Consider the framing of data-driven STEM hiring described in Richtel’s piece. Vivienne Ming, chief scientist at the start-up firm, Gild, approaches the mining of Big Data as a way to evade the biases traditionally found in hiring, including gender, race, and the presumptions we make about one another based on university attended or jobs previously held. The main case covered in the article is that of a young programmer who never attended college but who, once in range of Gild’s “automated vacuum and filter for talent” (as Ming calls it), was revealed to possess exceptional capacities. He got the job. To Ming, this approach to recruitment lets the firm “put everything in,” and then lets the “data speak for itself.”

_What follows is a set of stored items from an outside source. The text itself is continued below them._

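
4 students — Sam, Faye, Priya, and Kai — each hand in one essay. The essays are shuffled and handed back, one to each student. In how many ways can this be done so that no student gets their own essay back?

Let Aᵢ be the assignments in which student i gets their own essay. We want the size of the complement of A₁∪…∪A_4.
By inclusion–exclusion this is Σ_{j=0}^{4} (−1)^j C(4,j)·(4−j)!.
Computing: 24 − 24 + 12 − 4 + 1 = 9.

9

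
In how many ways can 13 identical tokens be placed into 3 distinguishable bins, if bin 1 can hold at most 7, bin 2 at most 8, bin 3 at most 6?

Ignoring the caps, the number of non-negative solutions to x_1+…+x_3 = 13 is C(15,2) = 105.
Subtract solutions that violate a single cap (substitute x_i' = x_i − (cap_i+1)): x_1 ≥ 8 gives C(7,2) = 21; x_2 ≥ 9 gives C(6,2) = 15; x_3 ≥ 7 gives C(8,2) = 28. Together 64.
No two caps can be exceeded simultaneously, so the pair terms are all 0.
By inclusion–exclusion the count is 105 − 64 + 0 = 41.

41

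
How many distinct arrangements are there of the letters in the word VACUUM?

Letter multiplicities in VACUUM: A×1, C×1, M×1, U×2, V×1.
The number of distinct arrangements is 6!/(2!) = 720/2 = 360.

360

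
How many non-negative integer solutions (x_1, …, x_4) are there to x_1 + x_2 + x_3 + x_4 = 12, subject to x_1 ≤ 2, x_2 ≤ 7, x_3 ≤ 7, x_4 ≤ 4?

Without the upper bounds there are C(15,3) = 455 ways to split 12 among 4 variables.
Subtract solutions that violate a single cap (substitute x_i' = x_i − (cap_i+1)): x_1 ≥ 3 gives C(12,3) = 220; x_2 ≥ 8 gives C(7,3) = 35; x_3 ≥ 8 gives C(7,3) = 35; x_4 ≥ 5 gives C(10,3) = 120. Together 410.
Add back pairs where two caps are both exceeded: 4 + 4 + 35 + 0 + 0 + 0 = 43.
By inclusion–exclusion the count is 455 − 410 + 43 = 88.

88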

But of course, data can’t speak for itself; only for those who have given it meaning. Despite Ming’s articulated concern with inclusion, per Gild’s algorithm (and their Nike-esque catchphrase, “Know Who’s Good”), it is only success along existing standards of technical efficacy and productivity that identifies the outstanding programmer. Automating this determination may be great for the firm, but it hardly constitutes a significant push-back at discriminatory conditions. There are doubts expressed in the article about this HR approach, but these are themselves telling about the obfuscatory power of meritocratic logic in industry. Some observers worry that subjective features such as a candidate’s “people skills” are occluded with this kind of data-based hiring. Others want more finely grained objective tools, such as those at Gild who are eager to hone in on prospective employees’ most specialized technical skills. But the superficial differences between these complaints are deceiving. Both thoroughly detach hiring criteria from the social and political conditions in which those criteria arise and which those criteria faithfully reproduce.
I have lately been reading a remarkable book on industrial personnel practices by professor of management Barbara Townley , which considers “power, ethics and the subject at work” from a Foucauldian vantage point. She reminds us that the field of human resources has always been about constructing the individual as an object of knowledge, not about “uncovering” some essential self in the prospective employee. Work-force science, predicated on letting data “speak for itself,” seems exquisitely suited to (in Townley’s phrase) “render organizations and their participants calculable arenas,” and to do so unceasingly “in service to the profitability and productivity of the organization.” To claim, as Ming does, that the largest bodies of data ever deployed for HR purposes will somehow transcend the foundational values of corporate HR seems like selective logic. Personally, I will now be mining Townley’s work for ways to understand the social instrumentalities of Big Data.